AI Generated Summary
The talk presented research on detecting fraudulent calls to call centers, shifting from the original “Pin Drop” PhD thesis focus on call provenance to real-world fraud prevention. The core problem is the voice channel’s insecurity, with 61% of account takeovers initiating via phone call, a figure predicted to rise to 75% by 2020, representing a multi-billion dollar problem. Attackers exploit weak knowledge-based authentication and use techniques like caller ID spoofing, VoIP gateways, burner phones, voice distortion, and synthesis to bypass defenses.
The presented solution, Pin Drop, analyzes acoustic signatures from call audio at scale. It extracts approximately 1,380 features from both voiced and non-voiced segments, examining frequency cut-offs, comfort noise (algorithmic background noise), packet loss patterns, vocal tract modeling, and codec dictionary artifacts. These features reveal device and network fingerprints, allowing detection of VoIP usage (responsible for 44% of attacks), voice modification, and synthetic speech. For instance, unnatural vocal tract transitions can indicate synthesis, while specific frequency distributions identify VoIP gateways.

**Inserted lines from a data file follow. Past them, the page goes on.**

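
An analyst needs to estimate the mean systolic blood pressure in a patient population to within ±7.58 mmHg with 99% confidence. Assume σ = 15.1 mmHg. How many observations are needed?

For a mean, the margin of error is E = z·σ/√n, so n = (zσ/E)².
At 99% confidence, z = 2.576.
n = (2.576 × 15.1 / 7.58)² = 26.33
Round up: n = 27.

27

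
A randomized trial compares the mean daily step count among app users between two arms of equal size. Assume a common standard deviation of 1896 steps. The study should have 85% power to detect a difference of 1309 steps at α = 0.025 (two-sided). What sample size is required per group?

46 per group

For two equal groups, n per group = 2·((z_{α/2} + z_β)·σ/δ)².
z_{α/2} = 2.241; z_β = 1.036 (power 85%).
n = 2 × (3.277 × 1896 / 1309)² = 2 × 22.53 = 45.06
Round up: n = 46 per group.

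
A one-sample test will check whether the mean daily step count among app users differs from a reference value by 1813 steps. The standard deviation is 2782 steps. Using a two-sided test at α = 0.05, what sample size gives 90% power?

For a one-sample z-test, n = ((z_{α/2} + z_β)·σ/δ)².
z_{α/2} = 1.960 (two-sided α = 0.05); z_β = 1.282 (power 90% → β = 0.1).
n = (3.242 × 2782 / 1813)² = 24.75
Round up: n = 25.

n = 25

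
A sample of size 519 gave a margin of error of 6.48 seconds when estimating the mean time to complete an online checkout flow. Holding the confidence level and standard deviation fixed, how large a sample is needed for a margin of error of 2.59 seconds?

3249

Margin of error scales as 1/√n, so n₂ = n₁·(E₁/E₂)².
n₂ = 519 × (6.48/2.59)² = 519 × 6.26 = 3248.94
Round up: n₂ = 3249.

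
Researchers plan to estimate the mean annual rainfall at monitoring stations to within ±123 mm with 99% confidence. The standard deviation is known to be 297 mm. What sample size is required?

39

For a mean, the margin of error is E = z·σ/√n, so n = (zσ/E)².
At 99% confidence, z = 2.576.
n = (2.576 × 297 / 123)² = 38.69
Round up: n = 39.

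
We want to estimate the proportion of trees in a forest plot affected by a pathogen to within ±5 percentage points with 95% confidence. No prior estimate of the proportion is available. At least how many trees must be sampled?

For a proportion with margin E = 0.05 at 95% confidence, z = 1.960.
With no prior estimate, use p = 0.5, which maximizes p(1−p) at 0.25.
n = 0.25 × (z/E)² = 0.25 × (1.960/0.05)² = 384.16
Round up: n = 385.

385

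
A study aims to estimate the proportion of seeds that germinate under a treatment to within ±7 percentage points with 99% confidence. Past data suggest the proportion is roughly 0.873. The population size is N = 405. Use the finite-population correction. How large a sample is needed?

110

For a proportion with margin E = 0.07 at 99% confidence, z = 2.576.
n = p̂(1−p̂)(z/E)² = 0.873 × 0.127 × (2.576/0.07)² = 150.15 — call this n₀.
Finite-population correction with N = 405: n = n₀ / (1 + (n₀−1)/N) = 150.15 / 1.368 = 109.76
Round up: n = 110.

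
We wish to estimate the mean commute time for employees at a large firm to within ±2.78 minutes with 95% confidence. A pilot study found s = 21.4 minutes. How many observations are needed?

228

For a mean, the margin of error is E = z·σ/√n, so n = (zσ/E)².
At 95% confidence, z = 1.960.
n = (1.960 × 21.4 / 2.78)² = 227.64
Round up: n = 228.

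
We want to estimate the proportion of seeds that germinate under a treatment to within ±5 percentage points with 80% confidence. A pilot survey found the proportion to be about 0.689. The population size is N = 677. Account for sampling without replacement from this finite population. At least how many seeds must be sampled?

117

For a proportion with margin E = 0.05 at 80% confidence, z = 1.282.
n = p̂(1−p̂)(z/E)² = 0.689 × 0.311 × (1.282/0.05)² = 140.87 — call this n₀.
Finite-population correction with N = 677: n = n₀ / (1 + (n₀−1)/N) = 140.87 / 1.207 = 116.71
Round up: n = 117.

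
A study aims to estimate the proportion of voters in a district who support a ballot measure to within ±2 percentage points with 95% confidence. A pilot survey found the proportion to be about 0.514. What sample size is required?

2400

For a proportion with margin E = 0.02 at 95% confidence, z = 1.960.
n = p̂(1−p̂)(z/E)² = 0.514 × 0.486 × (1.960/0.02)² = 2399.12
Round up: n = 2400.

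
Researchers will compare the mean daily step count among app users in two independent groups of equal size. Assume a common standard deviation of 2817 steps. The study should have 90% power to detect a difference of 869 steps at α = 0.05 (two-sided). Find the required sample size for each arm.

For two equal groups, n per group = 2·((z_{α/2} + z_β)·σ/δ)².
z_{α/2} = 1.960; z_β = 1.282 (power 90%).
n = 2 × (3.242 × 2817 / 869)² = 2 × 110.45 = 220.90
Round up: n = 221 per group.

221 per group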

The system processes massive datasets, having analyzed 731 million calls from 131 million numbers across 87 million accounts, detecting 942,000 fraud events from 43,000 unique attackers. Fraud rates have increased 210% since 2013, from 1 in 2,900 calls to 1 in 638. The technology is deployed by eight of the top ten U.S. banks and major insurers, providing real-time agent-level alerts during calls. Key takeaways include the necessity of audio-based detection beyond phone number checks, the prevalence of VoIP in attacks, and the effectiveness of modeling non-voiced audio and vocal tract anomalies to combat evolving voice fraud at scale.